Urteile neu online gestellt

Landgericht Berlin, Urteil v. 23.04.2009 - Az.: 27 O 278/09
Leitsatz:

1. Eine presserechtliche Gegendarstellung muss angemessen sein und darf sich nur auf den Inhalt einer Erstveröffentlichung beziehen.
2. Eine Gegendarstellung kann auch verlangt werden, wenn die Erstmitteilung sowohl als Meinungsäußerung als auch als Tatsachenbehauptung zu verstehen ist. Es soll genau dem Eindruck entgegengewirkt werden, der sich einem durchschnittlichen Leser nach der Erstveröffentlichung aufdrängt.

Landgericht Hamburg, Urteil v. 09.09.2008 - Az.: 312 O 415/08
Leitsatz:

Um eine Gefahr der Abschottung der Märkte zu vermeiden, muss der Verkäufer von "Ed Hardy"-Bekleidungsstücken von sich aus nicht seine Bezugsquellen nennen.

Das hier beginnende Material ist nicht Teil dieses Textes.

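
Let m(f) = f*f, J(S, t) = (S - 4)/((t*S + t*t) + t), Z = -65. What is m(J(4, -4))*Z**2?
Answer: 0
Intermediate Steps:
J(S, t) = (-4 + S)/(t + t**2 + S*t) (J(S, t) = (-4 + S)/((S*t + t**2) + t) = (-4 + S)/((t**2 + S*t) + t) = (-4 + S)/(t + t**2 + S*t))
m(f) = f**2
m(J(4, -4))*Z**2 = ((-4 + 4)/((-4)*(1 + 4 - 4)))**2*(-65)**2 = (-1/4*0/1)**2*4225 = (-1/4*1*0)**2*4225 = 0**2*4225 = 0*4225 = 0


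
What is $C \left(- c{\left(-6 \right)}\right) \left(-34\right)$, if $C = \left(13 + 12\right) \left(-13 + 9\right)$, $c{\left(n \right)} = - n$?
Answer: $-20400$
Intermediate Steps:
$C = -100$ ($C = 25 \left(-4\right) = -100$)
$C \left(- c{\left(-6 \right)}\right) \left(-34\right) = - 100 \left(- \left(-1\right) \left(-6\right)\right) \left(-34\right) = - 100 \left(\left(-1\right) 6\right) \left(-34\right) = \left(-100\right) \left(-6\right) \left(-34\right) = 600 \left(-34\right) = -20400$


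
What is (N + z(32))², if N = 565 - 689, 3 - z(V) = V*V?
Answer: 1311025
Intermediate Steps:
z(V) = 3 - V² (z(V) = 3 - V*V = 3 - V²)
N = -124
(N + z(32))² = (-124 + (3 - 1*32²))² = (-124 + (3 - 1*1024))² = (-124 + (3 - 1024))² = (-124 - 1021)² = (-1145)² = 1311025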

Durch das exklusive Vertriebssystem ist ausnahmsweise der Markeninhaber des Kennzeichens "Ed Hardy" für Markenrechtsverletzungen beweispflichtig.

Landgericht Hamburg, Urteil v. 08.05.2009 - Az.: 324 O 866/08
Leitsatz:

Die Text- und Bildberichterstattung in der Presse über ein heimlich aufgenommenes Video, auf dem intime Handlungen eines Pärchens zu sehen sind, stellt keinen schwerwiegenden Eingriff in das Persönlichkeitsrecht des Gefilmten dar, wenn er nur verschwommen zu erkennen ist. Der Abgebildete hat keinen Anspruch auf Zahlung einer Geldentschädigung.

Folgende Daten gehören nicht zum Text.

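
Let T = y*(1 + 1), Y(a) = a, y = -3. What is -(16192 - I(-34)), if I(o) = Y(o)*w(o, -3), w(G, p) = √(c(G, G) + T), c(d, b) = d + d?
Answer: -16192 - 34*I*√74 ≈ -16192.0 - 292.48*I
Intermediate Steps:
c(d, b) = 2*d
T = -6 (T = -3*(1 + 1) = -3*2 = -6)
w(G, p) = √(-6 + 2*G) (w(G, p) = √(2*G - 6) = √(-6 + 2*G))
I(o) = o*√(-6 + 2*o)
-(16192 - I(-34)) = -(16192 - (-34)*√(-6 + 2*(-34))) = -(16192 - (-34)*√(-6 - 68)) = -(16192 - (-34)*√(-74)) = -(16192 - (-34)*I*√74) = -(16192 + 34*I*√74) = -16192 - 34*I*√74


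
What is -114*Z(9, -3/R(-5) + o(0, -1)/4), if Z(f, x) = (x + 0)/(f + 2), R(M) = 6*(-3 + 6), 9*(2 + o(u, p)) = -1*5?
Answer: 551/66 ≈ 8.3485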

Oberlandesgericht Muenchen, Urteil v. 23.04.2009 - Az.: 29 U 5712/07
Leitsatz:

Die eigentlich unbedenkliche Sperrwirkung einer Markenanmeldung wird zweckeckentfremdet, wenn die Anmeldung lediglich als Druckmittel des Wettbewerbskampfes eingesetzt wird und nur der gezielten Behinderung des Wettbewerbers dient.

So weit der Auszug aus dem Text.